A million charity dollars in my hands would be split up between the numerous groups that help wounded soldiers and their families. When I think about all the things done throughout the course of a day and
then think about doing them without feet, leg(s), hand(s), arm(s), eye(s), ear(s)… it’s terrifying. Thinking about that heightens the respect I have for our soldiers and creates a sense of duty to take care of those soldiers when they come back home. I mean, after all, they take care of me and my family every day.
If you could be a character from a film and the condition was that you lived that particular story – what film and what character and why?
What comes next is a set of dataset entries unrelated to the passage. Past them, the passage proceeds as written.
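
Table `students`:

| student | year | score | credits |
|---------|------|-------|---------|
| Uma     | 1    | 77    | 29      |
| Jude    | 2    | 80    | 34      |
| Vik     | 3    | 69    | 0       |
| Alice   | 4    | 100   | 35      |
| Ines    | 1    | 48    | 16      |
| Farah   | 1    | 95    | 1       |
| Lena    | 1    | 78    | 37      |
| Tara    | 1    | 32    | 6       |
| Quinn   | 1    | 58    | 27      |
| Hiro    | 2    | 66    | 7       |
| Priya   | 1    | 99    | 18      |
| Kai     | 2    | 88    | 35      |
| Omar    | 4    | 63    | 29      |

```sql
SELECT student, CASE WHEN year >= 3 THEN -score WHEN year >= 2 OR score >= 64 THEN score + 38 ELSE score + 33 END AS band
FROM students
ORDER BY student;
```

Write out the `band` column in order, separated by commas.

student=Alice: year >= 3 → -100
student=Farah: year >= 2 OR score >= 64 → 133
student=Hiro: year >= 2 OR score >= 64 → 104
student=Ines: ELSE → 81
student=Jude: year >= 2 OR score >= 64 → 118
student=Kai: year >= 2 OR score >= 64 → 126
student=Lena: year >= 2 OR score >= 64 → 116
student=Omar: year >= 3 → -63
student=Priya: year >= 2 OR score >= 64 → 137
student=Quinn: ELSE → 91
student=Tara: ELSE → 65
student=Uma: year >= 2 OR score >= 64 → 115
student=Vik: year >= 3 → -69

-100, 133, 104, 81, 118, 126, 116, -63, 137, 91, 65, 115, -69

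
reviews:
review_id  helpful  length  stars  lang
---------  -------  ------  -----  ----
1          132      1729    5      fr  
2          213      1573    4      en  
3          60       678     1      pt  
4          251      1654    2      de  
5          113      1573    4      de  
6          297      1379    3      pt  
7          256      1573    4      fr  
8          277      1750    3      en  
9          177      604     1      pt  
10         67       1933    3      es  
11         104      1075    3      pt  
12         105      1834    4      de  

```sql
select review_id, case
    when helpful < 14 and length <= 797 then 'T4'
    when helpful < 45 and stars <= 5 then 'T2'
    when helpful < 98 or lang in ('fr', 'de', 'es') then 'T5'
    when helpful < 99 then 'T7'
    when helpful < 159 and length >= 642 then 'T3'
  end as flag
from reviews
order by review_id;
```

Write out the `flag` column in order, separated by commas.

review_id=1: helpful < 98 or lang in ('fr', 'de', 'es') → T5
review_id=2: (no match → NULL) → NULL
review_id=3: helpful < 98 or lang in ('fr', 'de', 'es') → T5
review_id=4: helpful < 98 or lang in ('fr', 'de', 'es') → T5
review_id=5: helpful < 98 or lang in ('fr', 'de', 'es') → T5
review_id=6: (no match → NULL) → NULL
review_id=7: helpful < 98 or lang in ('fr', 'de', 'es') → T5
review_id=8: (no match → NULL) → NULL
review_id=9: (no match → NULL) → NULL
review_id=10: helpful < 98 or lang in ('fr', 'de', 'es') → T5
review_id=11: helpful < 159 and length >= 642 → T3
review_id=12: helpful < 98 or lang in ('fr', 'de', 'es') → T5

T5, NULL, T5, T5, T5, NULL, T5, NULL, NULL, T5, T3, T5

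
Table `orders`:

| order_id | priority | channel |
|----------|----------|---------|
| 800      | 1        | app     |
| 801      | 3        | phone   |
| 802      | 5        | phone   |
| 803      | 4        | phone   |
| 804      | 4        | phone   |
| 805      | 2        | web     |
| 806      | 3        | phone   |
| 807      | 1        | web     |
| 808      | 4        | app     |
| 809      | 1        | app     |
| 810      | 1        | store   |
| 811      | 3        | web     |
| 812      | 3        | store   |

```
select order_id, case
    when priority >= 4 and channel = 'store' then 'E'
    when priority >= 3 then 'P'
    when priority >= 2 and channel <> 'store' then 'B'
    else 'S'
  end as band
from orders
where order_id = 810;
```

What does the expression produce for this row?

S

order_id = 810: priority=1, channel=store.
priority >= 4 and channel = 'store' → false
priority >= 3 → false
priority >= 2 and channel <> 'store' → false
No prior WHEN matched → ELSE → S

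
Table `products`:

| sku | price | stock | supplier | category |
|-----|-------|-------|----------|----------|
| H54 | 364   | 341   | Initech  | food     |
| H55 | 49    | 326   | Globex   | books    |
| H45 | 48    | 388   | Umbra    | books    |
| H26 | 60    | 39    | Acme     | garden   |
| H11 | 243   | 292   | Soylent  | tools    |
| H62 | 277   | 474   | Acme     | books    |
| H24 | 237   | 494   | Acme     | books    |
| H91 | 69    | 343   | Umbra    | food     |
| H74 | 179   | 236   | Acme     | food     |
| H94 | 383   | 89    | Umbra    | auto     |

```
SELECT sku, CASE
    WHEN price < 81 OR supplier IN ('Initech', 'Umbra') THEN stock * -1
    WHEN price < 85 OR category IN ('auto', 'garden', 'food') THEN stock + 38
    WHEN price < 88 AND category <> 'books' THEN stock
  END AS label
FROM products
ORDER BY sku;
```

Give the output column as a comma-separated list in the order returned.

NULL, NULL, -39, -388, -341, -326, NULL, 274, -343, -89

sku=H11: (no match → NULL) → NULL
sku=H24: (no match → NULL) → NULL
sku=H26: price < 81 OR supplier IN ('Initech', 'Umbra') → -39
sku=H45: price < 81 OR supplier IN ('Initech', 'Umbra') → -388
sku=H54: price < 81 OR supplier IN ('Initech', 'Umbra') → -341
sku=H55: price < 81 OR supplier IN ('Initech', 'Umbra') → -326
sku=H62: (no match → NULL) → NULL
sku=H74: price < 85 OR category IN ('auto', 'garden', 'food') → 274
sku=H91: price < 81 OR supplier IN ('Initech', 'Umbra') → -343
sku=H94: price < 81 OR supplier IN ('Initech', 'Umbra') → -89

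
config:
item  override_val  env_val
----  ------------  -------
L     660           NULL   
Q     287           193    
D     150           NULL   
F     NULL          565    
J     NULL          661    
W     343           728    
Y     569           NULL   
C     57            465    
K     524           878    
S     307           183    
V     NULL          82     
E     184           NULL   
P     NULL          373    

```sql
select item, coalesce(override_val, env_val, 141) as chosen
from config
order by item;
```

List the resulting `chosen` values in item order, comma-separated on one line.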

“When Harry Met Sally” – Harry Burns – Because who doesn’t
have a crush on
80’s/90’s Meg Ryan? Plus, have you SEEN his apartment?
What song do you wish that you wrote?
Rock & Roll and the Radio
Name something that you expect from yourself every day?
At least 1 more failed cooking attempt
City or Country?
Are you a romantic? If so, tell me the most romantic thing you have done or hope to have the opportunity to do in the future.
There’s such a fine line between being a “romantic” and being a “friggin creep”. In a perfect world, a girl would look at something I did and think, “How romantic…” then be slightly creeped out.
What was the stupidest piece of advice you’ve ever been given?
In high school, while mowing a lawn in my hometown, a cop pulled up and rolled down his window, beckoning for me to come over. I stopped the mower and walked over. He told me, “Make sure you’re taking plenty of Coca-Cola breaks.”…because that’s always the healthy choice when you’re expending copious amounts of energy in the Texas heat – Coke. Then my mower wouldn’t start.
Which of these frightens you the most: Alligator. Spider. Grizzly Bear. Any personal experience with any of them?
Spiders. Wolf spiders in East Texas inspire this fear. When I lived there, it was their
hobby to loiter on my front porch until I got home, then, they’d rush inside as soon as the door opened… some say it was their attraction to light; I say it was their desire to see me (with all 8 beady little eyes) jumping up and down in terror when they’d brush past me. Upon arriving home one evening, I saw one just hangin’ out…waitin’. I stepped on it (“little jerk”). While fumbling with my keys, I started feeling little prickles on my foot and looked down to see my foot swarmed with baby wolf spiders that had just recently been on the back of their now freshly flattened mother. I cannot tell you what my scream sounded like seeing as how it was not of this world… Yes, spiders.
Is ‘Man’ naturally violent?
Try as I may to convince myself I’m a really good, peaceful, easy-going person, I’m not on a crowded subway for 2 seconds before I’m ready to kick a kitten through an electric fan. I’m working on it and I think the rest of mankind is too.
What is your favorite joke?
I find that jokes about submarines always go down well.